Positively managing your stress levels
Although it may not feel like it at the time, positively managing the pressures in your life is almost always possible to some degree, no matter how overwhelmed you may feel.
Managing stress comes in three stages:
1. Identifying and understanding the sources of stressful pressure in your life
2. Identifying ways to either reduce or avoid these pressures
3. Positively managing how you respond to the pressures that remain, including putting them into perspective, building your resilience, sharing your problems and seeking help and support.

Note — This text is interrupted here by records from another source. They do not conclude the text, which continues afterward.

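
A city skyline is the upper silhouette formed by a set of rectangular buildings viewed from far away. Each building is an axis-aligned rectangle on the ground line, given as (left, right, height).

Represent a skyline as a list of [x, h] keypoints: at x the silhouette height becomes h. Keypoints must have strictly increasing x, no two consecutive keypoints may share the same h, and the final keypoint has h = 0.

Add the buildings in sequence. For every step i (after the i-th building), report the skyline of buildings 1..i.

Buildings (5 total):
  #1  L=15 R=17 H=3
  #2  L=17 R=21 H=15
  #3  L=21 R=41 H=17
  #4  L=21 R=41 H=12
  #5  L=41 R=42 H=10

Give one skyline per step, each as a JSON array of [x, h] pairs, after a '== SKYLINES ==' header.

== SKYLINES ==
[[15,3],[17,0]]
[[15,3],[17,15],[21,0]]
[[15,3],[17,15],[21,17],[41,0]]
[[15,3],[17,15],[21,17],[41,0]]
[[15,3],[17,15],[21,17],[41,10],[42,0]]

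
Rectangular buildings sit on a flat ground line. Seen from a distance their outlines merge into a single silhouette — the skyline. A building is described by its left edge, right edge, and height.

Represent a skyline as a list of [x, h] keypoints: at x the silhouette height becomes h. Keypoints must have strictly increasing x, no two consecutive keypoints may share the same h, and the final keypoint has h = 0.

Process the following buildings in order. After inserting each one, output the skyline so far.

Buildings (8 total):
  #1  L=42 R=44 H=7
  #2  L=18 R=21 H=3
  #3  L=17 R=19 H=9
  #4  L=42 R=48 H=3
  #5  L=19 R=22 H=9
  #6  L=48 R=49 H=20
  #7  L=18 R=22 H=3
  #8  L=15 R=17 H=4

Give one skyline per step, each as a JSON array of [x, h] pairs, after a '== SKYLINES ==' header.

== SKYLINES ==
[[42,7],[44,0]]
[[18,3],[21,0],[42,7],[44,0]]
[[17,9],[19,3],[21,0],[42,7],[44,0]]
[[17,9],[19,3],[21,0],[42,7],[44,3],[48,0]]
[[17,9],[22,0],[42,7],[44,3],[48,0]]
[[17,9],[22,0],[42,7],[44,3],[48,20],[49,0]]
[[17,9],[22,0],[42,7],[44,3],[48,20],[49,0]]
[[15,4],[17,9],[22,0],[42,7],[44,3],[48,20],[49,0]]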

If you feel that you need to get on top of the stresses in your life then take a look through the following suggestions and see which work for you;
1. Work out where the stress is coming from
Sometimes we feel we're under pressure from every angle, swamped at work, rushed off our feet at home and no time to do anything that needs to be done. This can lead to us feeling agitated and snappy and generally in a bad mood. Take a step back, decide what is actually causing the biggest problem and then deal with it. You'll feel much better as soon as you've tackled even one issue.
2. Understand that there are some things you cannot control, so don ' t waste time worrying about them
We can't always control the sources of our stresses - they may be people around us such as work colleagues or family members - or situations we cannot influence. In these circumstances, worry is just wasted energy and your emotional state can quickly deteriorate. Focus instead on anticipating and dealing with the outcomes of the situation as well as any aspects of it that you can influence.
3. Fill your time with things you love doing
Stress is far easier to manage when the rest of your time is spent doing things you genuinely enjoy. Your job might be hectic but making space in your life for a hobby or activity that fulfils you and makes you happy can do wonders for your stress levels.
4. Manage your time effectively
We've all been there, at times of stress you don't feel you have time to do anything yet your list of tasks continues to grow. Consciously prioritise and focus on the most important things.
5. Develop your resilience to stress
There is no one-size-fits-all type solution to resolving stressful situations, so you need to have some general tools available. These can range from deep breathing while stuck in traffic, to getting regular exercise to simply taking time in your day to just relax. Avoiding too much caffeine, keeping your alcohol intake within healthy limits and getting a good night's sleep will also help.
6. Learn how to say 'no '
Inside most of us is a desire to please the people around us, so much so that we can feel like we're letting someone down if we say no to them. Saying no constructively is a vital skill to learn - the few seconds of discomfort turning them down can relieve you of much greater stresses later on.
7. Understand that worrying and caring are different
We all worry about something from time to time but very often that worry stops us from taking action. For example, you might be worried about your bank balance and how you get through next month but if you care about it you will sit down and write out a budget to ensure you can manage. Don't waste time worrying - take action.
8. Mistakes are inevitable so don't expect perfection
A sure way to add to your stress levels is expecting everything you do to be perfect. The reality is that's simply not possible, so stop putting pressure on yourself. You're just human after all (no, really, you are!) and we need to make mistakes to help us to learn, improve and grow - so do just that and don't beat yourself up.